The trial court ordered that the sentences on all four counts of conviction for each defendant were to run concurrently. The government cross-appeals that order insofar as it applies to the imposition of a sentence on the firearms charge that would run concurrently with the sentences on the three drug charges. Although we have vacated the Vues’ sentences for the reasons given above, we add this section of our opinion to make clear that we agree with the government that the trial court lacked the authority to order the sentence on the firearms charge to run concurrently with the sentences on the drug charges.
As noted earlier, the firearms charge of which the Vues were convicted was using or carrying a firearm “during and in relation to” a federal drug trafficking crime. See 18 U.S.C. Sec. 924(c)(1). That statute also provides that, “[n]otwithstanding any other provision of law, the court shall not place on probation or suspend the sentence of any person convicted [under] this subsection, nor shall the term of imprisonment imposed under this subsection run concurrently with any other term of imprisonment including that imposed for the … drug trafficking crime in which the firearm was used or carried” (emphasis supplied). Id.
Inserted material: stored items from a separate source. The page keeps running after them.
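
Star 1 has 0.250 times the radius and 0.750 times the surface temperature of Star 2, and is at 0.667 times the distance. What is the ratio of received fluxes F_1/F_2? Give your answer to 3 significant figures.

L_1/L_2 = (R_1/R_2)²(T_1/T_2)⁴ = (0.250)² × (0.750)⁴ = 0.01978.
F_1/F_2 = (L_1/L_2)/(d_1/d_2)² = 0.01978 / (0.667)² = 0.04445.

0.0445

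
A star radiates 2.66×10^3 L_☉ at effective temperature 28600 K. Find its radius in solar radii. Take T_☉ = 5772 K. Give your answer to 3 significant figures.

R/R_☉ = √(L/L_☉) / (T/T_☉)² = √(2.66×10^3) / (4.955)²
       = 51.58 / 24.55 = 2.101.

2.10 solar radii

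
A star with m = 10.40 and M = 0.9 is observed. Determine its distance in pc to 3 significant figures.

m − M = 5 log₁₀(d/10 pc)
10.40 − (0.9) = 9.50 = 5 log₁₀(d/10)
d = 10 × 10^(9.50/5) = 10 × 10^1.900 = 794.3 pc.

794 pc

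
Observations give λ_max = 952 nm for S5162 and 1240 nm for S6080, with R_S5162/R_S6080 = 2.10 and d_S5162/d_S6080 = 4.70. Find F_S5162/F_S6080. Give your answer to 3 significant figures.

Wien's law: T_S5162/T_S6080 = λ_S6080/λ_S5162 = 1240/952 = 1.303.
L_S5162/L_S6080 = (R_S5162/R_S6080)²(T_S5162/T_S6080)⁴ = (2.10)²(1.303)⁴ = 12.69.
F_S5162/F_S6080 = (L_S5162/L_S6080)/(d_S5162/d_S6080)² = 12.69/(4.70)² = 0.5746.

0.575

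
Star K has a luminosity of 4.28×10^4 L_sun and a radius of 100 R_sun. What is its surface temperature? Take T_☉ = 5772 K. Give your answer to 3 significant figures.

8.30×10^3 K

T/T_☉ = (L/L_☉)^(1/4) / (R/R_☉)^(1/2)
T = 5772 × (4.28×10^4)^(1/4) / √(100) = 5772 × 14.38 / 10.00 = 8302 K.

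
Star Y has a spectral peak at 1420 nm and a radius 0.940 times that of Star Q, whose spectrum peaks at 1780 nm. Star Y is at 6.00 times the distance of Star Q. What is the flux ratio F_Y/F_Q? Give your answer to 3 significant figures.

0.0606

Wien's law: T_Y/T_Q = λ_Q/λ_Y = 1780/1420 = 1.254.
L_Y/L_Q = (R_Y/R_Q)²(T_Y/T_Q)⁴ = (0.940)²(1.254)⁴ = 2.182.
F_Y/F_Q = (L_Y/L_Q)/(d_Y/d_Q)² = 2.182/(6.00)² = 0.06060.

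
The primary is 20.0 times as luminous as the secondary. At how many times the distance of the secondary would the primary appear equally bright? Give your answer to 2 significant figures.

4.5

Equal flux requires L_p/d_p² = L_s/d_s², so d_p/d_s = √(L_p/L_s)
= √(20.0) = 4.472.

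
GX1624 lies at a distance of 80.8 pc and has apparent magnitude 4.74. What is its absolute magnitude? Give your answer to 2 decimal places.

M = m − 5 log₁₀(d/10 pc) = 4.74 − 5 log₁₀(80.8/10)
  = 4.74 − 5 × 0.907 = 4.74 − 4.54 = 0.20.

0.20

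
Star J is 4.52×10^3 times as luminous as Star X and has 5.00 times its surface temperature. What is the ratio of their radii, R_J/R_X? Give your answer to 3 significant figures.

2.69

L ∝ R²T⁴ gives R ∝ √L / T², so
R_J/R_X = √(4.52×10^3) / (5.00)² = 67.23 / 25.00 = 2.689.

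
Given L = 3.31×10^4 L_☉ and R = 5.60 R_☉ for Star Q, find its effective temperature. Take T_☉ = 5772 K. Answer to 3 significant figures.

T/T_☉ = (L/L_☉)^(1/4) / (R/R_☉)^(1/2)
T = 5772 × (3.31×10^4)^(1/4) / √(5.60) = 5772 × 13.49 / 2.366 = 3.290×10^4 K.

3.29×10^4 K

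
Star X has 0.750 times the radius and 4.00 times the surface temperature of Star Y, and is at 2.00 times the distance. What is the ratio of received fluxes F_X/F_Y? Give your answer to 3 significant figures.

36.0

L_X/L_Y = (R_X/R_Y)²(T_X/T_Y)⁴ = (0.750)² × (4.00)⁴ = 144.0.
F_X/F_Y = (L_X/L_Y)/(d_X/d_Y)² = 144.0 / (2.00)² = 36.00.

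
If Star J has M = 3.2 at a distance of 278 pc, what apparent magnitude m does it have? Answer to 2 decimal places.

10.42

m = M + 5 log₁₀(d/10 pc) = 3.2 + 5 log₁₀(278/10)
  = 3.2 + 5 × 1.444 = 3.2 + 7.22 = 10.42.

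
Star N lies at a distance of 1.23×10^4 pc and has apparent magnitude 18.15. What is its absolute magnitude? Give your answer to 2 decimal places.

2.70

M = m − 5 log₁₀(d/10 pc) = 18.15 − 5 log₁₀(1.23×10^4/10)
  = 18.15 − 5 × 3.090 = 18.15 − 15.45 = 2.70.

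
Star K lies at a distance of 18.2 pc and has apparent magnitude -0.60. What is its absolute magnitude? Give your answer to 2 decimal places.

-1.90

M = m − 5 log₁₀(d/10 pc) = -0.60 − 5 log₁₀(18.2/10)
  = -0.60 − 5 × 0.260 = -0.60 − 1.30 = -1.90.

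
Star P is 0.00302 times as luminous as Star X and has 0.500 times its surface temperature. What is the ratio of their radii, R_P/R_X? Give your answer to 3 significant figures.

L ∝ R²T⁴ gives R ∝ √L / T², so
R_P/R_X = √(0.00302) / (0.500)² = 0.05495 / 0.2500 = 0.2198.

0.220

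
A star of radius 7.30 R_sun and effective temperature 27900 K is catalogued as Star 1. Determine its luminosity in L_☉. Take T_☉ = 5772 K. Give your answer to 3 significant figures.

2.91×10^4 L_☉

L/L_☉ = (R/R_☉)² (T/T_☉)⁴ = (7.30)² × (27900/5772)⁴
       = 53.29 × (4.834)⁴ = 53.29 × 545.9 = 2.909×10^4.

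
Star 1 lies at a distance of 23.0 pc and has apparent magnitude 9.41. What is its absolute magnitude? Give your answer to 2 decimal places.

7.60

M = m − 5 log₁₀(d/10 pc) = 9.41 − 5 log₁₀(23.0/10)
  = 9.41 − 5 × 0.362 = 9.41 − 1.81 = 7.60.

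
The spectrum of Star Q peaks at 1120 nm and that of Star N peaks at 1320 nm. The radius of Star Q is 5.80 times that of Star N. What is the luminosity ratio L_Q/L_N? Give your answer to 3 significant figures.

Wien's law gives T ∝ 1/λ_max, so T_Q/T_N = λ_N/λ_Q = 1320/1120 = 1.179.
Then L ∝ R²T⁴ gives L_Q/L_N = (5.80)² × (1.179)⁴ = 33.64 × 1.929 = 64.91.

64.9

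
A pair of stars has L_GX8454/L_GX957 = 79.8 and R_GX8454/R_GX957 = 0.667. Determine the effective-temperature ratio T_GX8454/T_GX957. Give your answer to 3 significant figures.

L ∝ R²T⁴ gives T ∝ (L/R²)^(1/4), so
T_GX8454/T_GX957 = (79.8 / 0.667²)^(1/4) = (179.4)^(1/4) = 3.660.

3.66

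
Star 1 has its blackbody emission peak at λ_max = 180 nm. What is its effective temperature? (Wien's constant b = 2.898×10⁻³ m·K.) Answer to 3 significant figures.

1.61×10^4 K

T = b/λ_max = 2.898×10⁻³ / (180×10⁻⁹) = 1.610×10^4 K.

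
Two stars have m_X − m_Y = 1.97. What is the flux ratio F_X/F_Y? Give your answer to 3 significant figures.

0.163

F_X/F_Y = 10^(−(m_X − m_Y)/2.5) = 10^(-1.97/2.5) = 10^-0.788 = 0.1629.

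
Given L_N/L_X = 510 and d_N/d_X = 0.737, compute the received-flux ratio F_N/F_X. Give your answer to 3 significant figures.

939

F = L/(4πd²), so F_N/F_X = (L_N/L_X) / (d_N/d_X)²
= 510 / (0.737)² = 510 / 0.5432 = 938.9.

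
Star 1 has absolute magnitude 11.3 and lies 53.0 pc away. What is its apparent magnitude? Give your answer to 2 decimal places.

14.92

m = M + 5 log₁₀(d/10 pc) = 11.3 + 5 log₁₀(53.0/10)
  = 11.3 + 5 × 0.724 = 11.3 + 3.62 = 14.92.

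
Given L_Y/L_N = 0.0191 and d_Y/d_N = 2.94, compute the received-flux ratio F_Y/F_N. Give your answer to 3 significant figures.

F = L/(4πd²), so F_Y/F_N = (L_Y/L_N) / (d_Y/d_N)²
= 0.0191 / (2.94)² = 0.0191 / 8.644 = 0.002210.

0.00221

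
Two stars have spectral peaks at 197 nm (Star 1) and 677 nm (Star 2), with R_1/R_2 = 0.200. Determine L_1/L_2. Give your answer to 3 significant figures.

Wien's law gives T ∝ 1/λ_max, so T_1/T_2 = λ_2/λ_1 = 677/197 = 3.437.
Then L ∝ R²T⁴ gives L_1/L_2 = (0.200)² × (3.437)⁴ = 0.04000 × 139.5 = 5.579.

5.58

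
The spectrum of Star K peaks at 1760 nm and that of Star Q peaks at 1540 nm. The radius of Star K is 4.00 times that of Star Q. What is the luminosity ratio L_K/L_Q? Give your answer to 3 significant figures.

Wien's law gives T ∝ 1/λ_max, so T_K/T_Q = λ_Q/λ_K = 1540/1760 = 0.8750.
Then L ∝ R²T⁴ gives L_K/L_Q = (4.00)² × (0.8750)⁴ = 16.00 × 0.5862 = 9.379.

9.38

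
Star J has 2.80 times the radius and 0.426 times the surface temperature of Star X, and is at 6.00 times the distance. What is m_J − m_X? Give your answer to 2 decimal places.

5.36

L_J/L_X = (2.80)²(0.426)⁴ = 0.2582.
F_J/F_X = (L_J/L_X)/(d_J/d_X)² = 0.2582/36.00 = 0.007172.
m_J − m_X = −2.5 log₁₀(0.007172) = 5.36.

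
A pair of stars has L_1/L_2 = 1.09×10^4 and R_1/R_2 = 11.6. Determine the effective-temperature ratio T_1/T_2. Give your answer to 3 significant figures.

L ∝ R²T⁴ gives T ∝ (L/R²)^(1/4), so
T_1/T_2 = (1.09×10^4 / 11.6²)^(1/4) = (81.00)^(1/4) = 3.000.

3.00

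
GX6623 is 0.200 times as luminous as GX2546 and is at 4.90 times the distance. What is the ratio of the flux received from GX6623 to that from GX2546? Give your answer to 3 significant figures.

0.00833

F = L/(4πd²), so F_GX6623/F_GX2546 = (L_GX6623/L_GX2546) / (d_GX6623/d_GX2546)²
= 0.200 / (4.90)² = 0.200 / 24.01 = 0.008330.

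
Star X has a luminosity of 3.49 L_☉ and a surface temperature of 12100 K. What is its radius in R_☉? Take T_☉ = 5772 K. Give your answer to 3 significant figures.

R/R_☉ = √(L/L_☉) / (T/T_☉)² = √(3.49) / (2.096)²
       = 1.868 / 4.395 = 0.4251.

0.425 R_☉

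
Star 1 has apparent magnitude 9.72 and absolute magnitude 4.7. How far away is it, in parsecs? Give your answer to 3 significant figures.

m − M = 5 log₁₀(d/10 pc)
9.72 − (4.7) = 5.02 = 5 log₁₀(d/10)
d = 10 × 10^(5.02/5) = 10 × 10^1.004 = 100.9 pc.

101 pc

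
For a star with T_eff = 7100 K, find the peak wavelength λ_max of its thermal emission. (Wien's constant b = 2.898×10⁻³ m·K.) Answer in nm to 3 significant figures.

408 nm

λ_max = b/T = 2.898×10⁻³ / 7100 = 4.08×10^-7 m = 408.2 nm.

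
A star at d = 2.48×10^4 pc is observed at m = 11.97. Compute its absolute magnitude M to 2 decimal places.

-5.00

M = m − 5 log₁₀(d/10 pc) = 11.97 − 5 log₁₀(2.48×10^4/10)
  = 11.97 − 5 × 3.394 = 11.97 − 16.97 = -5.00.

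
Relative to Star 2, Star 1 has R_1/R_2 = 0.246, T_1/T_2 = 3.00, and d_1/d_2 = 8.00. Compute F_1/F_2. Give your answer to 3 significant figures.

0.0766

L_1/L_2 = (R_1/R_2)²(T_1/T_2)⁴ = (0.246)² × (3.00)⁴ = 4.902.
F_1/F_2 = (L_1/L_2)/(d_1/d_2)² = 4.902 / (8.00)² = 0.07659.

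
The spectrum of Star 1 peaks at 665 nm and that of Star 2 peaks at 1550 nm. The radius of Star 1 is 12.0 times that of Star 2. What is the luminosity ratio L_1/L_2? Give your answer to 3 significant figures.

4.25×10^3

Wien's law gives T ∝ 1/λ_max, so T_1/T_2 = λ_2/λ_1 = 1550/665 = 2.331.
Then L ∝ R²T⁴ gives L_1/L_2 = (12.0)² × (2.331)⁴ = 144.0 × 29.51 = 4250.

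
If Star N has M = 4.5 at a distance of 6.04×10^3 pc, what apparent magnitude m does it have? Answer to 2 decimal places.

18.41

m = M + 5 log₁₀(d/10 pc) = 4.5 + 5 log₁₀(6.04×10^3/10)
  = 4.5 + 5 × 2.781 = 4.5 + 13.91 = 18.41.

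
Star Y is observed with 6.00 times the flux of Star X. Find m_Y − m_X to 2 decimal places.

m_Y − m_X = −2.5 log₁₀(F_Y/F_X) = −2.5 log₁₀(6.00) = −2.5 × (0.778) = -1.945.

-1.95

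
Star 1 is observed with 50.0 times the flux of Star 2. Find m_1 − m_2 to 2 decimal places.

-4.25

m_1 − m_2 = −2.5 log₁₀(F_1/F_2) = −2.5 log₁₀(50.0) = −2.5 × (1.699) = -4.247.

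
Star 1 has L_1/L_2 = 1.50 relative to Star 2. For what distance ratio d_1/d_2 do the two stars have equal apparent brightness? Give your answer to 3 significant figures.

1.22

Equal flux requires L_1/d_1² = L_2/d_2², so d_1/d_2 = √(L_1/L_2)
= √(1.50) = 1.225.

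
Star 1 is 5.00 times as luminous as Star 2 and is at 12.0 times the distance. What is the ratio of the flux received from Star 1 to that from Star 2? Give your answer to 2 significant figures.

0.035

F = L/(4πd²), so F_1/F_2 = (L_1/L_2) / (d_1/d_2)²
= 5.00 / (12.0)² = 5.00 / 144.0 = 0.03472.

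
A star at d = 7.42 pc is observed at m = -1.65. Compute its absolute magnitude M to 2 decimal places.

M = m − 5 log₁₀(d/10 pc) = -1.65 − 5 log₁₀(7.42/10)
  = -1.65 − 5 × -0.130 = -1.65 − -0.65 = -1.00.

-1.00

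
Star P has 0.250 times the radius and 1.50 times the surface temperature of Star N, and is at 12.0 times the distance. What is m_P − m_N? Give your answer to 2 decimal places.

L_P/L_N = (0.250)²(1.50)⁴ = 0.3164.
F_P/F_N = (L_P/L_N)/(d_P/d_N)² = 0.3164/144.0 = 0.002197.
m_P − m_N = −2.5 log₁₀(0.002197) = 6.65.

6.65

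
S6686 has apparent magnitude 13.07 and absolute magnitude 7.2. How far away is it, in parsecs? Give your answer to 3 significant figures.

m − M = 5 log₁₀(d/10 pc)
13.07 − (7.2) = 5.87 = 5 log₁₀(d/10)
d = 10 × 10^(5.87/5) = 10 × 10^1.174 = 149.3 pc.

149 pc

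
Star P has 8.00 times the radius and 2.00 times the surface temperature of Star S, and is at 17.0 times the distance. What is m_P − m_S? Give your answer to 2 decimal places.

-1.37

L_P/L_S = (8.00)²(2.00)⁴ = 1024.
F_P/F_S = (L_P/L_S)/(d_P/d_S)² = 1024/289.0 = 3.543.
m_P − m_S = −2.5 log₁₀(3.543) = -1.37.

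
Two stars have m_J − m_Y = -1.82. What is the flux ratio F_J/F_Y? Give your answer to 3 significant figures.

5.35

F_J/F_Y = 10^(−(m_J − m_Y)/2.5) = 10^(1.82/2.5) = 10^0.728 = 5.346.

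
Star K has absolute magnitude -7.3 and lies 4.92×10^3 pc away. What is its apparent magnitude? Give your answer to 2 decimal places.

6.16

m = M + 5 log₁₀(d/10 pc) = -7.3 + 5 log₁₀(4.92×10^3/10)
  = -7.3 + 5 × 2.692 = -7.3 + 13.46 = 6.16.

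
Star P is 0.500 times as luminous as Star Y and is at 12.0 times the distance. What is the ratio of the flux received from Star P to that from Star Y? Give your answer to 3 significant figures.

F = L/(4πd²), so F_P/F_Y = (L_P/L_Y) / (d_P/d_Y)²
= 0.500 / (12.0)² = 0.500 / 144.0 = 0.003472.

0.00347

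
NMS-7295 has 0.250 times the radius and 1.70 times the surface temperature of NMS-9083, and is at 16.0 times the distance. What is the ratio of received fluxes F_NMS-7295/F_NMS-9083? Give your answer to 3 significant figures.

L_NMS-7295/L_NMS-9083 = (R_NMS-7295/R_NMS-9083)²(T_NMS-7295/T_NMS-9083)⁴ = (0.250)² × (1.70)⁴ = 0.5220.
F_NMS-7295/F_NMS-9083 = (L_NMS-7295/L_NMS-9083)/(d_NMS-7295/d_NMS-9083)² = 0.5220 / (16.0)² = 0.002039.

0.00204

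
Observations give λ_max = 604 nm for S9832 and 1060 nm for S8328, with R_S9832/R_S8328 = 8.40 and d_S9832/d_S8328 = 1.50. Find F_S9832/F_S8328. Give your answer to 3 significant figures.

Wien's law: T_S9832/T_S8328 = λ_S8328/λ_S9832 = 1060/604 = 1.755.
L_S9832/L_S8328 = (R_S9832/R_S8328)²(T_S9832/T_S8328)⁴ = (8.40)²(1.755)⁴ = 669.3.
F_S9832/F_S8328 = (L_S9832/L_S8328)/(d_S9832/d_S8328)² = 669.3/(1.50)² = 297.5.

297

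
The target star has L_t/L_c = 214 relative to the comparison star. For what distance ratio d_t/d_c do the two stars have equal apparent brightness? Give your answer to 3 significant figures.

14.6

Equal flux requires L_t/d_t² = L_c/d_c², so d_t/d_c = √(L_t/L_c)
= √(214) = 14.63.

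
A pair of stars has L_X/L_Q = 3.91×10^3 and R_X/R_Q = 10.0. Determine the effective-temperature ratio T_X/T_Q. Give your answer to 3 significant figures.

L ∝ R²T⁴ gives T ∝ (L/R²)^(1/4), so
T_X/T_Q = (3.91×10^3 / 10.0²)^(1/4) = (39.10)^(1/4) = 2.501.

2.50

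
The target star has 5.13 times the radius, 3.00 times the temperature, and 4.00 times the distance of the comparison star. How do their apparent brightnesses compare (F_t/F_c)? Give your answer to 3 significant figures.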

In spite of the unqualified language of the statute, the trial court did make the sentence on the firearms charge concurrent with the sentences on the drug charges. We are uncertain why it did so. (During the sentencing hearing, the trial court gave no reason for its ruling. In an order denying the government’s motion for a reconsideration of the ruling with respect to concurrent sentences, the trial court stated only, “It is the view of the court that it is appropriate and in order to reach a fair sentence, that the sentences on each count be served concurrently.”)
As far as we can tell (and the Vues have cited no contrary authority), every appellate court that has considered this question has ruled that a trial court has no discretion to ignore the directive for consecutive sentences that the statute contains. See, e.g., United States v. Lanzi, 933 F.2d 824, 826 (10th Cir.1991); United States v. Lawrence, 928 F.2d 36, 38-39 (2d Cir.1991); United States v. Garrett, 903 F.2d 1105, 1114 (7th Cir.1990), cert. denied, 498 U.S. 905, 111 S.Ct. 272, 112 L.Ed.2d 227 (1990); United States v. Van Dyke, 895 F.2d 984, 985-87 (4th Cir.1990), cert. denied, 498 U.S. 838, 111 S.Ct. 112, 112 L.Ed.2d 82 (1990); and United States v. Hunter, 887 F.2d 1001, 1002-03 (9th Cir.1989) (per curiam), cert. denied, 493 U.S. 1090, 110 S.Ct. 1159, 107 L.Ed.2d 1062 (1990). We so hold as well.
For the reasons stated, the Vues’ convictions are reversed, their sentences are vacated, and the cases are remanded for further proceedings.